As water imports dwindle, and climate changes, southern California is progressively turning to non-traditional water resources, including water reclamation, ocean water desalination, and the capture and fit-for-purpose use of dry and wet weather urban runoff. All three approaches are being employed to various degrees in the region, but capture and use of urban runoff has the potential to not only increase water supply but also provide habitat for rare and endangered flora and fauna, pollutant removal services, urban greening, and mitigation of the urban heat island effect.
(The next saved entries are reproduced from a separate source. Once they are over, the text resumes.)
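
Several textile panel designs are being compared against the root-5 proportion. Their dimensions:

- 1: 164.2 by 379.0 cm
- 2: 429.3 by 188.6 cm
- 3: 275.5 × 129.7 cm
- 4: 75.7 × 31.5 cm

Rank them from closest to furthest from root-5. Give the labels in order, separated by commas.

1: 379.0/164.2 ≈ 2.308 → |2.308 − 2.236| = 0.072
2: 429.3/188.6 ≈ 2.276 → |2.276 − 2.236| = 0.040
3: 275.5/129.7 ≈ 2.124 → |2.124 − 2.236| = 0.112
4: 75.7/31.5 ≈ 2.403 → |2.403 − 2.236| = 0.167

2, 1, 3, 4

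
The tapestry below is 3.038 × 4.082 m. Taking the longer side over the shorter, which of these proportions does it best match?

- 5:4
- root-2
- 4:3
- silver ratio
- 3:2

4.082/3.038 ≈ 1.344. Nearest candidates are 4:3 (1.333, off by 0.011) and root-2 (1.414, off by 0.070).

4:3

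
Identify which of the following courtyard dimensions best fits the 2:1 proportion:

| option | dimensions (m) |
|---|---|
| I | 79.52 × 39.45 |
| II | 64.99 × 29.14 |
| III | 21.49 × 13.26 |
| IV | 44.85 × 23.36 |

I

Target 2:1 ≈ 2.000.
I: 2.016 (Δ0.016)  II: 2.230 (Δ0.230)  III: 1.621 (Δ0.379)  IV: 1.920 (Δ0.080)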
This thesis explores both the water supply and water quality challenges and opportunities associated with using green stormwater infrastructure (GSI) to capture and treat urban runoff in Southern California. On the supply side, Chapter 2 presents an analysis of streamflow trends across the region, with the goal of assessing how reliable this source of water is likely to be into the future, given current trajectories in water conservation and climate change. The results suggest that, generally speaking, streamflow was increasing across the region until around 1990, and has been steadily falling since. In most of the 37 streams analyzed here, current summertime flows are less than 50% of 1990 levels. This precipitous decline reflects a combination of human and hydrological factors, including reduced water imports to the region and outdoor water conservation measures initiated during, and following, the drought of 2011-2016.
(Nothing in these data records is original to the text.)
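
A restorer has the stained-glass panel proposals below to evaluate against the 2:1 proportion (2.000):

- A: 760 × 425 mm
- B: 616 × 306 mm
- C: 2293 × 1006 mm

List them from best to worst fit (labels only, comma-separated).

A: 760/425 ≈ 1.788 → |1.788 − 2.000| = 0.212
B: 616/306 ≈ 2.013 → |2.013 − 2.000| = 0.013
C: 2293/1006 ≈ 2.279 → |2.279 − 2.000| = 0.279

B, A, C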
On the water quality side, two complementary mathematical fate and transport frameworks are presented for assessing, and predicting, the removal of pollutants in a form of GSI called bioretention systems. The two frameworks take distinctly different approaches for addressing a primary challenge for modeling pollutant removal in these systems; namely, the intermittent nature of storms implies that flow through these systems is inherently unsteady.
The first mathematical framework (Chapter 3) hypothesizes that, by flow weighting time, pollutant breakthrough in these systems can be represented by a standard one-dimensional advective-dispersion model for pollutant transport through porous media. This hypothesis is validated using bromide breakthrough data collected during a pilot-scale bioretention experiment at Orange County Public Works (OCPW). This experiment, which was conducted in Spring of 2019, explicitly accounts for the highly variable (flashy) storm flows generated from impervious areas in Southern California.
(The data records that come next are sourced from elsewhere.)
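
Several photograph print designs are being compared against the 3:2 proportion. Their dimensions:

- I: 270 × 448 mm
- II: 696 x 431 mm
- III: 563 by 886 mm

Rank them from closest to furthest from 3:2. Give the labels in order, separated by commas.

Ratios: I = 448 / 270 ≈ 1.659; II = 696 / 431 ≈ 1.615; III = 886 / 563 ≈ 1.574.
|Δ from 1.500|: I 0.159; II 0.115; III 0.074.

III, II, I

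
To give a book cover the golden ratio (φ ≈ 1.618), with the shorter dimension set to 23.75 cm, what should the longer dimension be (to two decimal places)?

38.43 cm

golden ratio ≈ 1.61803.
Longer side = 23.75 × 1.61803 ≈ 38.4282 → 38.43 cm.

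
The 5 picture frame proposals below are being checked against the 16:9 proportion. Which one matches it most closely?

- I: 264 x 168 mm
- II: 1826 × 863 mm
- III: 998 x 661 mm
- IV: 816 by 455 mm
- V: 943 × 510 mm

IV

Target 16:9 ≈ 1.778.
I: 1.571 (Δ0.207)  II: 2.116 (Δ0.338)  III: 1.510 (Δ0.268)  IV: 1.793 (Δ0.015)  V: 1.849 (Δ0.071)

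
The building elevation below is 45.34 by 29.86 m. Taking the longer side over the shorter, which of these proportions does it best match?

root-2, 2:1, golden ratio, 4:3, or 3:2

Ratio = 45.34 / 29.86 ≈ 1.518.
Distances: root-2 1.414 (Δ 0.104); 2:1 2.000 (Δ 0.482); golden ratio 1.618 (Δ 0.100); 4:3 1.333 (Δ 0.185); 3:2 1.500 (Δ 0.018).

3:2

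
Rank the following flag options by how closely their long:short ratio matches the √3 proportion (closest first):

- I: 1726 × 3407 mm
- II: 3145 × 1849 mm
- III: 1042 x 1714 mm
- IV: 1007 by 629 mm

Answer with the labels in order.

I: 3407/1726 ≈ 1.974 → |1.974 − 1.732| = 0.242
II: 3145/1849 ≈ 1.701 → |1.701 − 1.732| = 0.031
III: 1714/1042 ≈ 1.645 → |1.645 − 1.732| = 0.087
IV: 1007/629 ≈ 1.601 → |1.601 − 1.732| = 0.131

II, III, IV, I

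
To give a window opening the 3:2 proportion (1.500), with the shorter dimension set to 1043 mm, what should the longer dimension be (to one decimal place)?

1564.5 mm

3:2 = 1.50000.
Longer side = 1043 × 1.50000 ≈ 1564.500 → 1564.5 mm.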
The second mathematical framework (Chapter 4) hypothesizes that transient transit-time distribution theory (T-TTD) can be coupled to a biokinetic model of nitrogen cycling, to estimate the fate and transport of nitrogen species (ammonium and nitrate) in the same pilot-scale bioretention system described above. A particular advantage of T-TTD theory is that it can account for loss of water by both gravitational drainage and evapotranspiration--both of which can exert significant controls on nitrogen cycling during the long antecedent dry periods typical of Southern California's summers. The breakthrough of both ammonium and nitrate in OCPW's pilot scale facility can be reproduced, after accounting for adsorption and nitrification (ammonium) and nitrification (nitrate) in the soil media component of this system.
By shedding light on both the supply and water quality dimensions of urban stormwater runoff, this thesis supports Southern California's long-term goal of reducing its reliance on imported sources of water. It also informs adaptive water management approaches under changing conditions and guides bioretention design enhancements for improved stormwater quality.